Pemerintah cenderung menafikan nilai-nilai yang ada dalam budaya daerah, mereka mahami budaya sebagai bentuk yang tampak, seperti kesenian ayau pertunjukan kesenian yang salah satunya untuk kepentingan pariwisata.
Kenapa budaya luar tidak akan mengancam (jika tidak mengancam)?
Ingat, budaya Madura tidak lahir sendirian. Artinya kelahiran ini juga ada pengaruh bahkan ada beberapa mengadopsi dari daerah lain, kemudian dikuatkan sesuai kondisi setempat dan dijadikan budaya daerah.
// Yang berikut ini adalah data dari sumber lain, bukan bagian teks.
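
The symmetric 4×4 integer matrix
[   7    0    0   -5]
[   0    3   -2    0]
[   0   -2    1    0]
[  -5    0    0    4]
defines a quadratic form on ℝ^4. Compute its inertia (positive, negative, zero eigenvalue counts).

Answer: (3, 1, 0)

Derivation:
step 0: pivot 7 → sign +
step 1: pivot 3 → sign +
step 2: pivot -1/3 → sign −
step 3: pivot 3/7 → sign +
signature = (3, 1, 0)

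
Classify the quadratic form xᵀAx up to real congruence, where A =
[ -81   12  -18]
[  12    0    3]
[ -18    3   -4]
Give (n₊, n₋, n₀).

step 0: pivot -81 → sign −
step 1: pivot 16/9 → sign +
step 2: pivot -1/16 → sign −
signature = (1, 2, 0)

Answer: (1, 2, 0)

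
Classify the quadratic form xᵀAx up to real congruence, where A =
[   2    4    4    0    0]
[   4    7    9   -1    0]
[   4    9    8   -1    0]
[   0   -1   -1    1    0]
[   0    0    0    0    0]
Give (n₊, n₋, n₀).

step 0: pivot 2 → sign +
step 1: pivot -1 → sign −
step 2: pivot 1 → sign +
step 3: pivot -2 → sign −
step 4: row/col 4 already zero → sign 0
signature = (2, 2, 1)

Answer: (2, 2, 1)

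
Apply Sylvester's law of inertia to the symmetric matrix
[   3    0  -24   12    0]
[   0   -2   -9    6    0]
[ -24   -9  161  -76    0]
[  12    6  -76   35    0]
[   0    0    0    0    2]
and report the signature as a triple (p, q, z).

Answer: (3, 2, 0)

Derivation:
step 0: pivot 3 → sign +
step 1: pivot -2 → sign −
step 2: pivot 19/2 → sign +
step 3: pivot -3/19 → sign −
step 4: pivot 2 → sign +
signature = (3, 2, 0)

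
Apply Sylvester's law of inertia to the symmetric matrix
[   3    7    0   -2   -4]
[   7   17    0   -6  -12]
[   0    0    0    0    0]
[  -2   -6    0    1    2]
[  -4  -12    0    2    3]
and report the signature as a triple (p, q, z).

Answer: (2, 2, 1)

Derivation:
step 0: pivot 3 → sign +
step 1: pivot 2/3 → sign +
step 2: pivot -3 → sign −
step 3: pivot -1 → sign −
step 4: row/col 4 already zero → sign 0
signature = (2, 2, 1)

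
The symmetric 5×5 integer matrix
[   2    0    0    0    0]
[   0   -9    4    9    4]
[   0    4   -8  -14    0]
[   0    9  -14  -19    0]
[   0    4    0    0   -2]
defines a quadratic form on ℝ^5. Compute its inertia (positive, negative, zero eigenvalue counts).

step 0: pivot 2 → sign +
step 1: pivot -9 → sign −
step 2: pivot -56/9 → sign −
step 3: pivot 85/14 → sign +
step 4: pivot 6/85 → sign +
signature = (3, 2, 0)

Answer: (3, 2, 0)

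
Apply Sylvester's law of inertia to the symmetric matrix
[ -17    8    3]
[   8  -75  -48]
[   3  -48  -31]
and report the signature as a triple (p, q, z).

Answer: (0, 3, 0)

Derivation:
step 0: pivot -17 → sign −
step 1: pivot -1211/17 → sign −
step 2: pivot -2/1211 → sign −
signature = (0, 3, 0)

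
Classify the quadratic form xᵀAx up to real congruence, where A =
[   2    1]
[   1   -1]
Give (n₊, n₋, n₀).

step 0: pivot 2 → sign +
step 1: pivot -3/2 → sign −
signature = (1, 1, 0)

Answer: (1, 1, 0)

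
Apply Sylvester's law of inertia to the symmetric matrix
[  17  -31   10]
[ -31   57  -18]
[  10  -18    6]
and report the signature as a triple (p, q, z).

Answer: (2, 0, 1)

Derivation:
step 0: pivot 17 → sign +
step 1: pivot 8/17 → sign +
step 2: row/col 2 already zero → sign 0
signature = (2, 0, 1)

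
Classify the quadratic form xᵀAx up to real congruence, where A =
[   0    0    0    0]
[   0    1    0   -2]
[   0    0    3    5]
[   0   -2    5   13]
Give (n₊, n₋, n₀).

step 0: pivot 1 → sign +
step 1: pivot 3 → sign +
step 2: pivot 2/3 → sign +
step 3: row/col 3 already zero → sign 0
signature = (3, 0, 1)

Answer: (3, 0, 1)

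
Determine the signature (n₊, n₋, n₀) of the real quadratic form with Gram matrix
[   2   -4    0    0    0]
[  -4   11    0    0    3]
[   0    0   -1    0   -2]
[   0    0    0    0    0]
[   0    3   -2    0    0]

step 0: pivot 2 → sign +
step 1: pivot 3 → sign +
step 2: pivot -1 → sign −
step 3: pivot 1 → sign +
step 4: row/col 4 already zero → sign 0
signature = (3, 1, 1)

Answer: (3, 1, 1)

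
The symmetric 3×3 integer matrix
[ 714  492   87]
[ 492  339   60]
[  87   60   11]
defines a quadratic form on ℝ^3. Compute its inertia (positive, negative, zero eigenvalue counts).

Answer: (2, 1, 0)

Derivation:
step 0: pivot 714 → sign +
step 1: pivot -3/119 → sign −
step 2: pivot 1/2 → sign +
signature = (2, 1, 0)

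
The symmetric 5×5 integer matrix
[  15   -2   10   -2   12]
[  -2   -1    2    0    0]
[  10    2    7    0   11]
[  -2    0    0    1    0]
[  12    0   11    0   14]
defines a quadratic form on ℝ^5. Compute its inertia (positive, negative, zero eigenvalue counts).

Answer: (3, 2, 0)

Derivation:
step 0: pivot 15 → sign +
step 1: pivot -19/15 → sign −
step 2: pivot 173/19 → sign +
step 3: pivot 129/173 → sign +
step 4: pivot -3/43 → sign −
signature = (3, 2, 0)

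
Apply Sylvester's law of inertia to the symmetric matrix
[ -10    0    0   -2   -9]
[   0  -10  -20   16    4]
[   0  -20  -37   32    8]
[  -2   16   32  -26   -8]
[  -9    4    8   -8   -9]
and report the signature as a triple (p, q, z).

Answer: (2, 3, 0)

Derivation:
step 0: pivot -10 → sign −
step 1: pivot -10 → sign −
step 2: pivot 3 → sign +
step 3: pivot 7/10 → sign +
step 4: pivot -2/35 → sign −
signature = (2, 3, 0)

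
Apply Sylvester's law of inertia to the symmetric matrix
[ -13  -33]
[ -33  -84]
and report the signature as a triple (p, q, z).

step 0: pivot -13 → sign −
step 1: pivot -3/13 → sign −
signature = (0, 2, 0)

Answer: (0, 2, 0)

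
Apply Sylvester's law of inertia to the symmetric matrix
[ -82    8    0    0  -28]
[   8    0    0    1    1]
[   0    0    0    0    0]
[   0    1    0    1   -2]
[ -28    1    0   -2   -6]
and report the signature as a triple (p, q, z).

step 0: pivot -82 → sign −
step 1: pivot 32/41 → sign +
step 2: pivot -9/32 → sign −
step 3: pivot -1/9 → sign −
step 4: row/col 4 already zero → sign 0
signature = (1, 3, 1)

Answer: (1, 3, 1)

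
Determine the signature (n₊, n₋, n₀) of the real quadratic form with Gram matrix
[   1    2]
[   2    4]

Answer: (1, 0, 1)

Derivation:
step 0: pivot 1 → sign +
step 1: row/col 1 already zero → sign 0
signature = (1, 0, 1)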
Sebagai misal, kearifan lokal (folklore) dalam bentuk permainan anak-anak, nyata-nyata mengandung unsur nilai pendidikan yang cukup tinggi, namun kalau kita telusuri ternyata sebagian terdapat kesamaan permainan anak dari luar, misal; Jawa atau wilayah lainnya.
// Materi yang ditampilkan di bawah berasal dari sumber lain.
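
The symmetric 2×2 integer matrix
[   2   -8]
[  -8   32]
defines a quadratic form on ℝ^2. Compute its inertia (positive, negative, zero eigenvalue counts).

Answer: (1, 0, 1)

Derivation:
step 0: pivot 2 → sign +
step 1: row/col 1 already zero → sign 0
signature = (1, 0, 1)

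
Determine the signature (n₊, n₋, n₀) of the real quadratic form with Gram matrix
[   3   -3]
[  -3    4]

step 0: pivot 3 → sign +
step 1: pivot 1 → sign +
signature = (2, 0, 0)

Answer: (2, 0, 0)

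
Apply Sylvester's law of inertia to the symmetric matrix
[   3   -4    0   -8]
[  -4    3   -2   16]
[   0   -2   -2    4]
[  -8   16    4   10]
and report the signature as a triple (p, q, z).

Answer: (2, 2, 0)

Derivation:
step 0: pivot 3 → sign +
step 1: pivot -7/3 → sign −
step 2: pivot -2/7 → sign −
step 3: pivot 2 → sign +
signature = (2, 2, 0)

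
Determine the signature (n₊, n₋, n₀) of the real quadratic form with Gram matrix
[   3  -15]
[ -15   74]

step 0: pivot 3 → sign +
step 1: pivot -1 → sign −
signature = (1, 1, 0)

Answer: (1, 1, 0)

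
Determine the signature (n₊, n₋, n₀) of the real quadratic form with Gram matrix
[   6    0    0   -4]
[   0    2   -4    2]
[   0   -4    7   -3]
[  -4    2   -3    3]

step 0: pivot 6 → sign +
step 1: pivot 2 → sign +
step 2: pivot -1 → sign −
step 3: pivot -2/3 → sign −
signature = (2, 2, 0)

Answer: (2, 2, 0)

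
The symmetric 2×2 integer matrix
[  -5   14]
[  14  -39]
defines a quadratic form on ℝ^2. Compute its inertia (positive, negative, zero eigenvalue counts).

Answer: (1, 1, 0)

Derivation:
step 0: pivot -5 → sign −
step 1: pivot 1/5 → sign +
signature = (1, 1, 0)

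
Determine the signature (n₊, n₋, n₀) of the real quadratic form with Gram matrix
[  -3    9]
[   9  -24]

Answer: (1, 1, 0)

Derivation:
step 0: pivot -3 → sign −
step 1: pivot 3 → sign +
signature = (1, 1, 0)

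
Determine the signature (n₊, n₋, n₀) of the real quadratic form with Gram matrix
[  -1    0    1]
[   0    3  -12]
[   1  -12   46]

step 0: pivot -1 → sign −
step 1: pivot 3 → sign +
step 2: pivot -1 → sign −
signature = (1, 2, 0)

Answer: (1, 2, 0)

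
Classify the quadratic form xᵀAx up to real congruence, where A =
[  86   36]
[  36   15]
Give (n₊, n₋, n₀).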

Jadi saling mempengaruhi antara budaya daerah itu pasti terjadi, apalagi etnik Madura yang suka merantau pada saat kepulang mereka akan membawa “oleh-oleh budaya baru” yang selanjutnya disinergikan dengan kondisi Madura.
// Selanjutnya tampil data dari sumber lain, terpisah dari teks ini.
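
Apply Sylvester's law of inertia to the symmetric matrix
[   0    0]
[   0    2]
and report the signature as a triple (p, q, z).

Answer: (1, 0, 1)

Derivation:
step 0: pivot 2 → sign +
step 1: row/col 1 already zero → sign 0
signature = (1, 0, 1)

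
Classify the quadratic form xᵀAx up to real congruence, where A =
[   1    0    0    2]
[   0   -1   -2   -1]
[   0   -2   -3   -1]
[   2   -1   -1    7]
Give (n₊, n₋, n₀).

step 0: pivot 1 → sign +
step 1: pivot -1 → sign −
step 2: pivot 1 → sign +
step 3: pivot 3 → sign +
signature = (3, 1, 0)

Answer: (3, 1, 0)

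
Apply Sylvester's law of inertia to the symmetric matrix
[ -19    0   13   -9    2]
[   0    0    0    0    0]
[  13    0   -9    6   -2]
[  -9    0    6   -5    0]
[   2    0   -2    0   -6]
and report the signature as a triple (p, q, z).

step 0: pivot -19 → sign −
step 1: pivot -2/19 → sign −
step 2: pivot -1/2 → sign −
step 3: pivot -2 → sign −
step 4: row/col 4 already zero → sign 0
signature = (0, 4, 1)

Answer: (0, 4, 1)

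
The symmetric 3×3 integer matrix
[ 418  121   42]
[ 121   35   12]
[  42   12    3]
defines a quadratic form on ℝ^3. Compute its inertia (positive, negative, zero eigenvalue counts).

step 0: pivot 418 → sign +
step 1: pivot -1/38 → sign −
step 2: pivot -3/11 → sign −
signature = (1, 2, 0)

Answer: (1, 2, 0)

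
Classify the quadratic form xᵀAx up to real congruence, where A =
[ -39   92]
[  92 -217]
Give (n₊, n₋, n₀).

step 0: pivot -39 → sign −
step 1: pivot 1/39 → sign +
signature = (1, 1, 0)

Answer: (1, 1, 0)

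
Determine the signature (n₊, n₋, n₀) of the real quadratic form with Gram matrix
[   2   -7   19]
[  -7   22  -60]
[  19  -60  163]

Answer: (1, 2, 0)

Derivation:
step 0: pivot 2 → sign +
step 1: pivot -5/2 → sign −
step 2: pivot -3/5 → sign −
signature = (1, 2, 0)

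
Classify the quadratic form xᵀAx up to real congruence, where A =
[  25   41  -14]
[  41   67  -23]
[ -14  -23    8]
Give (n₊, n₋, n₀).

Answer: (2, 1, 0)

Derivation:
step 0: pivot 25 → sign +
step 1: pivot -6/25 → sign −
step 2: pivot 1/6 → sign +
signature = (2, 1, 0)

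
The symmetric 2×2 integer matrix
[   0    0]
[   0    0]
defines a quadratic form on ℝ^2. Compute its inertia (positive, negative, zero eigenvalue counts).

Answer: (0, 0, 2)

Derivation:
step 0: row/col 0 already zero → sign 0
step 1: row/col 1 already zero → sign 0
signature = (0, 0, 2)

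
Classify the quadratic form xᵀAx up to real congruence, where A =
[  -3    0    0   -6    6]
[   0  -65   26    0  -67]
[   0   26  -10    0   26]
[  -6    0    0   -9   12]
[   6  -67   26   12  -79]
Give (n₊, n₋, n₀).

Answer: (3, 2, 0)

Derivation:
step 0: pivot -3 → sign −
step 1: pivot -65 → sign −
step 2: pivot 2/5 → sign +
step 3: pivot 3 → sign +
step 4: pivot 6/13 → sign +
signature = (3, 2, 0)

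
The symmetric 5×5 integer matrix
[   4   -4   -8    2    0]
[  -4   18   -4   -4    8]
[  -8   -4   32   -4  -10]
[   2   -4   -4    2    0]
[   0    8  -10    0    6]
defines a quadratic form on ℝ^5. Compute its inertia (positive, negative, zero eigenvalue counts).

Answer: (4, 1, 0)

Derivation:
step 0: pivot 4 → sign +
step 1: pivot 14 → sign +
step 2: pivot 40/7 → sign +
step 3: pivot 1/5 → sign +
step 4: pivot -1/2 → sign −
signature = (4, 1, 0)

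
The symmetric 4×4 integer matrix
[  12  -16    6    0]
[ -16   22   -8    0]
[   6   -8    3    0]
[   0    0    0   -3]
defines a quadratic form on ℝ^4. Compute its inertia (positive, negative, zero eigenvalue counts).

step 0: pivot 12 → sign +
step 1: pivot 2/3 → sign +
step 2: pivot -3 → sign −
step 3: row/col 3 already zero → sign 0
signature = (2, 1, 1)

Answer: (2, 1, 1)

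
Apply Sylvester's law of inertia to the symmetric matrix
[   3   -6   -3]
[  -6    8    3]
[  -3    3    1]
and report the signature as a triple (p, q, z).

step 0: pivot 3 → sign +
step 1: pivot -4 → sign −
step 2: pivot 1/4 → sign +
signature = (2, 1, 0)

Answer: (2, 1, 0)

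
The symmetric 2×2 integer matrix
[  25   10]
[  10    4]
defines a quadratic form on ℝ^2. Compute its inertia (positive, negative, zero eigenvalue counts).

Answer: (1, 0, 1)

Derivation:
step 0: pivot 25 → sign +
step 1: row/col 1 already zero → sign 0
signature = (1, 0, 1)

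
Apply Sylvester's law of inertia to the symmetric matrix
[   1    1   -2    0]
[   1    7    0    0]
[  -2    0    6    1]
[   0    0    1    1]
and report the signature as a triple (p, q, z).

Answer: (4, 0, 0)

Derivation:
step 0: pivot 1 → sign +
step 1: pivot 6 → sign +
step 2: pivot 4/3 → sign +
step 3: pivot 1/4 → sign +
signature = (4, 0, 0)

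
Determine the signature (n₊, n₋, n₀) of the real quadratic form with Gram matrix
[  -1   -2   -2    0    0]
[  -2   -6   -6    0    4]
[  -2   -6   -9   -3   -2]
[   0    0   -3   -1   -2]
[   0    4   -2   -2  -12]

step 0: pivot -1 → sign −
step 1: pivot -2 → sign −
step 2: pivot -3 → sign −
step 3: pivot 2 → sign +
step 4: row/col 4 already zero → sign 0
signature = (1, 3, 1)

Answer: (1, 3, 1)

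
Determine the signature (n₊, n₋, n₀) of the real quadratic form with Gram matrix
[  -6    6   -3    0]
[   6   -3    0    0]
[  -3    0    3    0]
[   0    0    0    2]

step 0: pivot -6 → sign −
step 1: pivot 3 → sign +
step 2: pivot 3/2 → sign +
step 3: pivot 2 → sign +
signature = (3, 1, 0)

Answer: (3, 1, 0)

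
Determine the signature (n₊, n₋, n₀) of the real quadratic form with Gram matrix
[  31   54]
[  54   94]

step 0: pivot 31 → sign +
step 1: pivot -2/31 → sign −
signature = (1, 1, 0)

Answer: (1, 1, 0)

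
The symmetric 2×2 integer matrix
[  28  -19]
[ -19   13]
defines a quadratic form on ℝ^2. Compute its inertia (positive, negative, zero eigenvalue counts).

Answer: (2, 0, 0)

Derivation:
step 0: pivot 28 → sign +
step 1: pivot 3/28 → sign +
signature = (2, 0, 0)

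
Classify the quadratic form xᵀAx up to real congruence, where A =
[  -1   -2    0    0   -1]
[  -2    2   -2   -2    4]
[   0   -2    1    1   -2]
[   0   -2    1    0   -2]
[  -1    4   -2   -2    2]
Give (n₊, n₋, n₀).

step 0: pivot -1 → sign −
step 1: pivot 6 → sign +
step 2: pivot 1/3 → sign +
step 3: pivot -1 → sign −
step 4: pivot -3 → sign −
signature = (2, 3, 0)

Answer: (2, 3, 0)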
Budaya apakah yang akan terancam di Sumenep (jika mengancam)?
Dalam era globalisasi yang ditandai menguatnya media informasi dan publikasi melalui media digitall ini kehawatiran itu pasti terjadi. Bisa jadi kehawatiran itu menjadi ancaman bagi fenomena kehidupan budaya masyarakat, yang cenderung mengarah pada persoalan prilaku, adat-istiadat serta etika estetika orang Madura.
Kita tahu bahwa kearifan lokal masyarakat Madura merupakan pola yang mendorong tumbuhnya nilai kebersamaan, solidaritas, tenggang rasa serta saling menghargai antar sesama. Namun dalam fenemona tearkhir hal macam ini mulai dinafikan oleh sejumlah komunitas masyarakat dan bisa jadi akan melahirkan “ketegangan komunikasi”. Dan kalau ini tidak dijaga bersama, akan berpengaruh pula dalam gerak kehidupan lainnya.
Sebagai misal falsafah “bhapa’, bhabu’, ghuru, rato”, ada pihak menyebut “tunduk dan taat” pada tokoh sentral kita, tapi menurut saya, seharusnya dipahami sebagai nilai kebersamaan dan saling memahami. Jadi sebagaimana diisukan selama ini, posisi “rato” misal, diiplementasi sebagai “penguasa” yang memiliki otoritas penuh sebagaimana jaman dulu. Nah mainsed inilah yang perlu diubah, karena jaman sekarang beda dengan jaman masa lampau. Keterbukaan dan kejujuran harus diutamakan setiap ada gerak langkah pembangunan.